Milija Bogicević (trener Polpharmy Starogard Gdański): Gratulacje dla zespołu z Poznania, który nie odpuszczał do ostatniego momentu. Muszę być jednak szczery - nie lubię meczów, gdzie największą rolę odgrywa atak. To kibice takie spotkania preferują. Przygotowaliśmy się do tego meczu bardzo ostrożnie. Pierwsza połowa przypominała trochę ten ostatni pojedynek w Warszawie. Zimny prysznic, który tam dostaliśmy, bardzo nam pomógł. Chciałbym pochwalić swoich zawodników za pracę, którą wykonali w ostatnim tygodniu, co przełożyło się świetnie na atak. Musimy jednak poważnie porozmawiać na temat obrony pick and rolli. Byliśmy przygotowani na obronę strefową rywali. Wcześniej przed sezonem także graliśmy z Poznaniem i nie mogliśmy sobie poradzić ze strefą. Teraz jednak skutecznie sobie z nią daliśmy radę. Na pewno w tym elemencie zrobiliśmy postęp. Należą się wielkie podziękowania dla kibiców, którzy przyszli na halę pomimo takiego mrozu i dali nam wsparcie. Tak jak wspomniał trener Jankowski, w odpowiednim momencie wstali oni z miejsc i dodali nam otuchy.

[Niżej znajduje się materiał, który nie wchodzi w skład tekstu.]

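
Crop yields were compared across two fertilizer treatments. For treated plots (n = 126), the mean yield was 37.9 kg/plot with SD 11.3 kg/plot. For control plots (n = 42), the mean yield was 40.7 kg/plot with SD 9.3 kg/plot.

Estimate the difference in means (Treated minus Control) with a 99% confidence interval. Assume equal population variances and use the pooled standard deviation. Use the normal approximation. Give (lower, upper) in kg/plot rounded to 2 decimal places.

Pooled variance s_p² = [125·11.3² + 41·9.3²] / (126+42−2) = 117.5141, so s_p = 10.8404.
SE_diff = s_p·√(1/n₁ + 1/n₂) = 10.8404·√(1/126 + 1/42) = 1.9315.
z* = 2.576; margin = 2.576 × 1.9315 = 4.9755.
Difference = 37.9 − 40.7 = -2.8000.
-2.8000 ± 4.9755 → (-7.78, 2.18).

(-7.78, 2.18)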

Jestem naprawdę zadowolony z tego zwycięstwa.

Wojciech Szawarski (skrzydłowy PBG Basketu Poznań): Oczywiście gratuluję drużynie przeciwnej. Tak jak już powiedział trener Jankowski, widać w drużynie Polpharmy taką pewność. Znają swoją wartość, dobrze się czują szczególnie u siebie. Myślę, że właśnie tego nam brakuje. Uważam, że możemy grać dużo lepiej niż w pierwszej rundzie. Jeśli chodzi natomiast o sam przebieg meczu, to o jego losach zadecydowała pierwsza połowa. Gdybyśmy bronili tak jak w drugiej połowie, to była szansa na to, by wywieźć ze Starogardu dwa punkty. Wróciliśmy do gry, ale to było już zdecydowanie za późno. Mam nadzieję, że po świętach nasza gra zacznie lepiej wyglądać. Myślę, że potrzebujemy dwóch zwycięstw pod rząd, żeby się odbudować.

Tomasz Ochońko (rozgrywający Polpharmy Starogard Gdański): Zacznę od tego, że było to dla nas bardzo cenne zwycięstwo, szczególnie, że za pasem mamy święta. Później kolejny mecz zagramy u siebie. Pamiętam te dwa przedsezonowe spotkania z Poznaniem. Mieliśmy wówczas sporą przewagę i ją roztrwoniliśmy. Tak nie można grać. Teraz jednak wygraliśmy mecz i nic innego nie pozostaje, jak tylko się cieszyć. Zwycięzców się nie osądza. W jakim stylu wygraliśmy, w takim wygraliśmy. Liczą się dwa punkty. Na koniec chciałbym życzyć wszystkim wesołych świąt.